Wenn ich nun schon hier bin, dachte ich mir, dann fahre ich wenigstens um die Halbinsel La Guajira und bin vom Norden dann am dritten Tage, nach dem ich um die Mittagszeit aufgab, Punta Gallinas zu erreichen, Richtung Süden gefahren. Über die Berge durch den National Park Macuira wurde dann die Piste so steinig und felsig, dass ich über eine hohe Felsstufe mit der Hinterachse kurz aber heftig aufsetzte. Eine visuelle Inspektion zeigte mir, dass ich mir die Gewinde-Ende der Achsbrieden, mit denen die Hinterachse via Blattfedern unters Auto gespannt ist, ordentlich verbogen hatte. Der Rest des Tages verlief weiterhin spannend und ich kam wieder in tiefere und aber auf der Südseite auch viel trockenere Regionen. Nach viel Schlamm und Felsen nun der Sand. 

Trocken und felsig im Südosten der Halbinsel.
Wie ich vor allem nach GPS Heading und Kompass navigierend, es gibt hunderte, wirklich hunderte kleiner Strassen im Süden der Insel wieder Richtung Nordwesten fuhr, fand ich in einem ganzen Wald von Kakteen einen prächtigen Platz zum nächtigen.

Na da soll sich mal einer anschleichen heute Nacht, das tut weh, bevor ich meinen Bärenspray oder die Machete raushole.
Am nächsten Morgen nochmals unters Auto schauen, Status Quo.
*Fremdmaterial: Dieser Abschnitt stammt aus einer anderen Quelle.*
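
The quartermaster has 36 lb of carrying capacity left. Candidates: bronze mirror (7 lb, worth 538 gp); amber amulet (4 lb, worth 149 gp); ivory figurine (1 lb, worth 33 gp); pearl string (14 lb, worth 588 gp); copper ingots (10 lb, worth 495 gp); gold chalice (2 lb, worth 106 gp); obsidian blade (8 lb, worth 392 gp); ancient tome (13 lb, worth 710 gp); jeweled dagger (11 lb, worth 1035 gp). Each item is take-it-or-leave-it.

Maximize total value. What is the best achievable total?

2465

By value per lb: jeweled dagger 94.09, bronze mirror 76.86, ancient tome 54.62, gold chalice 53.00 lead.
The ratio heuristic lands on bronze mirror + ivory figurine + gold chalice + ancient tome + jeweled dagger (2422) but leaves 2 lb idle.
Replace gold chalice with amber amulet: the trade gains 43 net, giving 2465 at 36 lb.
An exhaustive check of the 512 subsets confirms 2465.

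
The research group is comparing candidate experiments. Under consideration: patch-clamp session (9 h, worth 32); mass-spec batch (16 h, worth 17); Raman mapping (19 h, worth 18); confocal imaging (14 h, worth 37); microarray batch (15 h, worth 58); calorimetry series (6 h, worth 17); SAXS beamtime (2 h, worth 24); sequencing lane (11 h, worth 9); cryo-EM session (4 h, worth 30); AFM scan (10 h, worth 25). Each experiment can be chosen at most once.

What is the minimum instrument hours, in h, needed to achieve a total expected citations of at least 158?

36

Need the lightest bundle worth ≥ 158.
patch-clamp session + microarray batch + calorimetry series + SAXS beamtime + cryo-EM session: 161 expected citations at 36 h.
Any bundle with less than 36 h falls short of 158.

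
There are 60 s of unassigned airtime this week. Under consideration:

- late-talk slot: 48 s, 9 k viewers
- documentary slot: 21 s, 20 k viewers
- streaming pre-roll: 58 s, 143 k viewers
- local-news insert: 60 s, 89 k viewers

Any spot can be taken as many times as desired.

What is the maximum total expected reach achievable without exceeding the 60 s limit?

Streaming pre-roll uses 58 of the 60 s and totals 143.

143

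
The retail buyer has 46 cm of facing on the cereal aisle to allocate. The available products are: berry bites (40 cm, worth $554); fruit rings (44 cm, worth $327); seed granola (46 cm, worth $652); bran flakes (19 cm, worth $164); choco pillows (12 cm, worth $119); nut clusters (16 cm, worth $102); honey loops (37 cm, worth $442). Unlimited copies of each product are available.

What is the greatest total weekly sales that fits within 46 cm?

The ratio ordering already packs tightly: seed granola, 46 cm, 652.
Nothing else within 46 cm beats 652.

652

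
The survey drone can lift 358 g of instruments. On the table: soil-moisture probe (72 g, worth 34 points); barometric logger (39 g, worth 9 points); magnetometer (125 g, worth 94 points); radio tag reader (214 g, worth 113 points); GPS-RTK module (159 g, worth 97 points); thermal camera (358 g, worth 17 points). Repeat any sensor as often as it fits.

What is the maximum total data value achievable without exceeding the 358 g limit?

225

Taking the top-ratio sensors first gives soil-moisture probe + 2×magnetometer for 222 (322 g).
Replace magnetometer with GPS-RTK module: the trade gains 3 net, giving 225 at 356 g.
Nothing else within 358 g beats 225.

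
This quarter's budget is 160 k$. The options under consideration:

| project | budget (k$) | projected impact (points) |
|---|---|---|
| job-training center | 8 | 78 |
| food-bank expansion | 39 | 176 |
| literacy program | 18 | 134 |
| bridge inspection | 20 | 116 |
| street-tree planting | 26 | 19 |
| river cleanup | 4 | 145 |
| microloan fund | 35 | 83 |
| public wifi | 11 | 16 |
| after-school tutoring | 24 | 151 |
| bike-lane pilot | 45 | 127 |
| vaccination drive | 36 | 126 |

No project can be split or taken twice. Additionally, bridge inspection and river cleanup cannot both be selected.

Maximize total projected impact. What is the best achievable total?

829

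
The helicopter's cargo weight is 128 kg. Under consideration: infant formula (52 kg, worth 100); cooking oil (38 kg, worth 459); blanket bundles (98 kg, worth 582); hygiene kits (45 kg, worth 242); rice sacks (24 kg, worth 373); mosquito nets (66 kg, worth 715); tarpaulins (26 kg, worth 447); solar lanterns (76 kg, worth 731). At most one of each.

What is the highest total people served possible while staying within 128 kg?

Greedy by ratio would take cooking oil + rice sacks + tarpaulins: 88 kg used, total 1279.
Replace cooking oil with solar lanterns: the trade gains 272 net, giving 1551 at 126 kg.
That's the maximum — no swap from here does better than 1551.

1551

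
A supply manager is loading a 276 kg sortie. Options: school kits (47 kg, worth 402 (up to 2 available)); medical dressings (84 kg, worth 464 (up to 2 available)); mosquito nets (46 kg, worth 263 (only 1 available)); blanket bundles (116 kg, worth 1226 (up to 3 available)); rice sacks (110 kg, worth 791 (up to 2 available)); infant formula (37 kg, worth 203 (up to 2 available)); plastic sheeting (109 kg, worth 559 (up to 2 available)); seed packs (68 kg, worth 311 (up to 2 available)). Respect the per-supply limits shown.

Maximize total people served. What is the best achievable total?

2655

2×blanket bundles + infant formula uses 269 of the 276 kg and totals 2655.
That's the maximum — no swap from here does better than 2655.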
Ein bisschen krumm aber nicht weiter schlimm, dachte ich. Ersetz ich dann in Bogota oder Medelin. Noch habe ich schätzungsweise so zwischen 80 und 100 Kilometern hardcore off-road vor mir, vor allem gibt es je weiter ich in Norden komme auch wieder mehr und mehr und tiefere Schlammlöcher. Bei einer tiefen Senke voll gefüllt mit trübem halbangetrocknetem kleberigen Lehm und vor lauter Bäumen keine Umfahrungsmöglichkeit, bleibt mir nichts anderes übrig als den Toyota mit viel Würgen und Krachen und Einsatz von hohen Drehzahlen, Untersetzung und Differenzialsperren durch das dickklebrig-hartnäckige Töpferei-Rohstofflager zu plagen. Dabei verwindet er sich bei der unebenen Ausfahrt aus der Senke ganz ordentlich. Ich fahre noch einige hundert Meter und denke, ich sollte mir doch nochmal die Hinterachse anschauen. Tatsächlich die Kräfte dieses Manövers haben ausgereicht den Gewindebolzen an der durch den Schlag und das abdrücken ordentlich geschwächten Stelle, abzuscheren. 

Nicht hübsch.
Keine gute Sache, vor allem, da ich noch weitere rund 80 Kilometer Strecke, von mir ungewissem Zustand, vor mir habe. Es ist erst morgens um 09:00 Uhr aber schon schätzungsweise um die 35°C heiss. Ich fahre den Toyota auf ein paar Bretter und lege mich darunter um mal alles anzuschauen, zuerst muss ich ein paar Klumpen Lehm wegklauben um überhaupt zu sehen wie's da so dreinschaut. Die Lage ist schnell eingeschätzt, ich brauche eine Möglichkeit um die Kräfte die die Briede aufnahm, mindestens zum Teil durch einen Ersatz zu tragen. Mit zwei Spanngurten mit Ratschenverschluss ziehe ich das Federpaket mit dem Herzbolzen wieder weitmöglichst unter die Achse. So geht die Fahrt dann weiter, zum Glück nicht ins Ungewisse, denn ich hatte schon auf dem Hinweg gesehen, dass es in der kleinen Stadt Riohacha noch gut 180 Kilometer weiter, eine brandneue Toyota-Vertretung gibt. Die Fahrt durch Schlammlöcher und über eingetrocknete ausgefahrene Lehm- und Erdpisten gehe ich sehr, sehr langsam an und alle 10 Kilometer checke ich wie's denn meiner Hinterachse geht und spanne wenn möglich die Gurten nach. Nur gelegentlich vernehme ich durch ein durch die Verwindung entstehendes Klacken, dass da was nicht ganz im Lot ist.

Die Notreparatur.

Morgen früh geht es auf zur Toyota-Werkstatt, ich hoffe, dass die mir helfen können mit den Ersatzteilen oder diese sonst von nicht allzu fern bestellen können. Ich berichte wie's weiter geht. 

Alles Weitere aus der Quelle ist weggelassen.